It's pretty quiet on the polling front today. The only numbers out are the national trackers: Barack Obama now has a 6-point lead in Gallup, down from 8 points yesterday, and a 5-point lead in Rasmussen, a tick down from 6. These polls will not really reflect any happenings at the GOP convention, since Monday's events were essentially canceled, and since Tuesday's occurred to late in the evening to be reflected in most interviewing.

Even though Obama moved down slightly in the trackers, our projection model still has him gaining ground, as it still has some ground to make up before it "catches up" to the current numbers. This is by design: we don't want the model to overreact to a few days' worth of polling (until the very end of the election, at least, when we will tune it to be very aggressive).

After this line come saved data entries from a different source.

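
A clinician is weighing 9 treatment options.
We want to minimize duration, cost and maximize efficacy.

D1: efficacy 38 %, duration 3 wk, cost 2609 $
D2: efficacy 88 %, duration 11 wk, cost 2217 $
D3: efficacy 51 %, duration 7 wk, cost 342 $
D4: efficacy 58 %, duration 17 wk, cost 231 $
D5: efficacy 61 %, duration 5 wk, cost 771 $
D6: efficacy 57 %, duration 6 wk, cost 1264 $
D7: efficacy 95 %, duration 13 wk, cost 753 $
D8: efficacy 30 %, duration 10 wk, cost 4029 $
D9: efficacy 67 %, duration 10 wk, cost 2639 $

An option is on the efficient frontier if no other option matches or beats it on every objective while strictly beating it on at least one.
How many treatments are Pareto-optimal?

7

D1: not dominated (best duration).
D2: not dominated.
D3: not dominated.
D4: not dominated (best cost).
D5: not dominated.
D6: dominated by D5 (efficacy 61≥57, duration 5≤6, cost 771≤1264).
D7: not dominated (best efficacy).
D8: dominated by D1 (efficacy 38≥30, duration 3≤10, cost 2609≤4029).
D9: not dominated.
Pareto-optimal: D1, D2, D3, D4, D5, D7, D9 → 7.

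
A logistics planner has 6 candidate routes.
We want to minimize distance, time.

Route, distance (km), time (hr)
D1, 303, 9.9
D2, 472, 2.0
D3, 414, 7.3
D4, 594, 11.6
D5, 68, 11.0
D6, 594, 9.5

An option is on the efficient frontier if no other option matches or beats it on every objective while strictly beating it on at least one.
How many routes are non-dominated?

D1: not dominated.
D2: not dominated (best time).
D3: not dominated.
D4: dominated by D1 (distance 303≤594, time 9.9≤11.6).
D5: not dominated (best distance).
D6: dominated by D2 (distance 472≤594, time 2.0≤9.5).
Pareto-optimal: D1, D2, D3, D5 → 4.

4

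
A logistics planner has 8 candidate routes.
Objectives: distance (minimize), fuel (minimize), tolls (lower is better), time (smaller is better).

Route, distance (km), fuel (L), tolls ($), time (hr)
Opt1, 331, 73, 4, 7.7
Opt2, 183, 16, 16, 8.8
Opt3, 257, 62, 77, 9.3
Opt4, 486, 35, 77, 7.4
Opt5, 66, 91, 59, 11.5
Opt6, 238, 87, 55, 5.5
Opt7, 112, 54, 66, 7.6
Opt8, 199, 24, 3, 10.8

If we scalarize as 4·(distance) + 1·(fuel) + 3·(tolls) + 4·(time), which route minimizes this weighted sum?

Opt5

Opt1: 4·331 + 1·73 + 3·4 + 4·7.7 = 1439.8
Opt2: 4·183 + 1·16 + 3·16 + 4·8.8 = 831.2
Opt3: 4·257 + 1·62 + 3·77 + 4·9.3 = 1358.2
Opt4: 4·486 + 1·35 + 3·77 + 4·7.4 = 2239.6
Opt5: 4·66 + 1·91 + 3·59 + 4·11.5 = 578.0
Opt6: 4·238 + 1·87 + 3·55 + 4·5.5 = 1226.0
Opt7: 4·112 + 1·54 + 3·66 + 4·7.6 = 730.4
Opt8: 4·199 + 1·24 + 3·3 + 4·10.8 = 872.2
Lowest: Opt5 at 578.0.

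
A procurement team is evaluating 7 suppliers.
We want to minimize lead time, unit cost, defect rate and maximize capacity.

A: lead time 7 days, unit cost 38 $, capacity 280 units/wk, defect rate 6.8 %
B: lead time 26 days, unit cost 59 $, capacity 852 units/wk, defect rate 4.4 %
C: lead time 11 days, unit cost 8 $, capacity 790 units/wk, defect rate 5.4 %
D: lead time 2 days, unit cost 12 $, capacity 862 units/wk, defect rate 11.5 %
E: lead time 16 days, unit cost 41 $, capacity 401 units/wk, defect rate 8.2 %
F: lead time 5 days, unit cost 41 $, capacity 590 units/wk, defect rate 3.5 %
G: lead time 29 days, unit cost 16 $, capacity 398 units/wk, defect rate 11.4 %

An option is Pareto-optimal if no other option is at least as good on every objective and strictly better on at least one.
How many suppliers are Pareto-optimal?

A: not dominated.
B: not dominated.
C: not dominated (best unit cost).
D: not dominated (best lead time).
E: dominated by C (lead time 11≤16, unit cost 8≤41, capacity 790≥401, defect rate 5.4≤8.2).
F: not dominated (best defect rate).
G: dominated by C (lead time 11≤29, unit cost 8≤16, capacity 790≥398, defect rate 5.4≤11.4).
Pareto-optimal: A, B, C, D, F → 5.

5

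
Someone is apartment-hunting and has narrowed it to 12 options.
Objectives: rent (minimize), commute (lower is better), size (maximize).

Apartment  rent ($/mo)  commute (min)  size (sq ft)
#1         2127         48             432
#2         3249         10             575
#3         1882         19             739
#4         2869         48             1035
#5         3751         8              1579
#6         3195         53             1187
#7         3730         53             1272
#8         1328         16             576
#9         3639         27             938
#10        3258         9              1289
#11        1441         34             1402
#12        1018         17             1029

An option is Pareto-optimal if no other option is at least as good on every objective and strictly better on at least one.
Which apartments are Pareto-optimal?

#1: dominated by #3 (rent 1882≤2127, commute 19≤48, size 739≥432).
#2: not dominated.
#3: dominated by #12 (rent 1018≤1882, commute 17≤19, size 1029≥739).
#4: dominated by #11 (rent 1441≤2869, commute 34≤48, size 1402≥1035).
#5: not dominated (best commute).
#6: dominated by #11 (rent 1441≤3195, commute 34≤53, size 1402≥1187).
#7: dominated by #10 (rent 3258≤3730, commute 9≤53, size 1289≥1272).
#8: not dominated.
#9: dominated by #10 (rent 3258≤3639, commute 9≤27, size 1289≥938).
#10: not dominated.
#11: not dominated.
#12: not dominated (best rent).

#2, #5, #8, #10, #11, #12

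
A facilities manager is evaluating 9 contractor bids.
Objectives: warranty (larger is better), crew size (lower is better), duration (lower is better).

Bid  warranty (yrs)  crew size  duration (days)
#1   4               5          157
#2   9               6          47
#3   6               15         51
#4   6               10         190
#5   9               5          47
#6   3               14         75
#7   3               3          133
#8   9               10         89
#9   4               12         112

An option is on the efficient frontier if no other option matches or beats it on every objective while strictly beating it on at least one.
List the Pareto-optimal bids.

#1: dominated by #5 (warranty 9≥4, crew size 5≤5, duration 47≤157).
#2: dominated by #5 (warranty 9≥9, crew size 5≤6, duration 47≤47).
#3: dominated by #2 (warranty 9≥6, crew size 6≤15, duration 47≤51).
#4: dominated by #2 (warranty 9≥6, crew size 6≤10, duration 47≤190).
#5: not dominated.
#6: dominated by #2 (warranty 9≥3, crew size 6≤14, duration 47≤75).
#7: not dominated (best crew size).
#8: dominated by #2 (warranty 9≥9, crew size 6≤10, duration 47≤89).
#9: dominated by #2 (warranty 9≥4, crew size 6≤12, duration 47≤112).

#5, #7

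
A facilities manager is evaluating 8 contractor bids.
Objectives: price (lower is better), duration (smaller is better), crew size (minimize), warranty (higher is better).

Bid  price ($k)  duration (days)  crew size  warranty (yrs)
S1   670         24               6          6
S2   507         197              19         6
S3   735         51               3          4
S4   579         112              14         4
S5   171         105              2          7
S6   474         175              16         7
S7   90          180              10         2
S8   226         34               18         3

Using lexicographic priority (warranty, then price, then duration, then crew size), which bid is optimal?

S5

First maximize warranty: best is 7, kept {S5, S6}.
Then minimize price: best is 171, kept {S5}.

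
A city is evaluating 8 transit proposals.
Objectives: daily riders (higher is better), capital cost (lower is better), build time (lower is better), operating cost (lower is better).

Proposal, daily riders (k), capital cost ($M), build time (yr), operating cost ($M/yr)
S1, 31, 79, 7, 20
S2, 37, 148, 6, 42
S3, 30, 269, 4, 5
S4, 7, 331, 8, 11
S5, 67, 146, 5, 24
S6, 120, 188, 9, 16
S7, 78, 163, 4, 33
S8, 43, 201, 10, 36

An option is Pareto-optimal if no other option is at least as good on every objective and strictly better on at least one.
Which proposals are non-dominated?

S1, S3, S5, S6, S7

S1: not dominated (best capital cost).
S2: dominated by S5 (daily riders 67≥37, capital cost 146≤148, build time 5≤6, operating cost 24≤42).
S3: not dominated (best operating cost).
S4: dominated by S3 (daily riders 30≥7, capital cost 269≤331, build time 4≤8, operating cost 5≤11).
S5: not dominated.
S6: not dominated (best daily riders).
S7: not dominated.
S8: dominated by S5 (daily riders 67≥43, capital cost 146≤201, build time 5≤10, operating cost 24≤36).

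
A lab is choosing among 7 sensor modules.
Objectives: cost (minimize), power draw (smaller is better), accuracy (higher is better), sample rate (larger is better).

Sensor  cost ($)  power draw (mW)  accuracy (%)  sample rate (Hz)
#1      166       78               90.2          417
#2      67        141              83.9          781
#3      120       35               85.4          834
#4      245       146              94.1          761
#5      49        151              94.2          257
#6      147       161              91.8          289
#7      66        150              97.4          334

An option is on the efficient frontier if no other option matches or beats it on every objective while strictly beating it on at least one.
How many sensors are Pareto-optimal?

#1: not dominated.
#2: not dominated.
#3: not dominated (best power draw).
#4: not dominated.
#5: not dominated (best cost).
#6: dominated by #7 (cost 66≤147, power draw 150≤161, accuracy 97.4≥91.8, sample rate 334≥289).
#7: not dominated (best accuracy).
Pareto-optimal: #1, #2, #3, #4, #5, #7 → 6.

6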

Of course, the strong likelihood is that the next move will be in McCain's direction once the Republicans get a convention bounce of their own (if it isn't, the Republicans are in a lot of trouble). But all else being equal, I wouldn't expect the Republicans to get quite as large a bounce as the Democrats did. The reason is that Obama had a lot of low-hanging fruit to make up among white Democrats, among whom he moved up from 74 percent support to 82 percent support following his convention (per Gallup). I don't see Obama giving most of those points back. McCain, on the other hand, already had the support of something like 90 percent of Republicans, this number actually having increased a bit following the selection of Sarah Palin. I think McCain is likely to gain some ground among independents, however, and that the tracking polls will most likely wind up somewhere in the range of McCain +1 to Obama +3 over the weekend.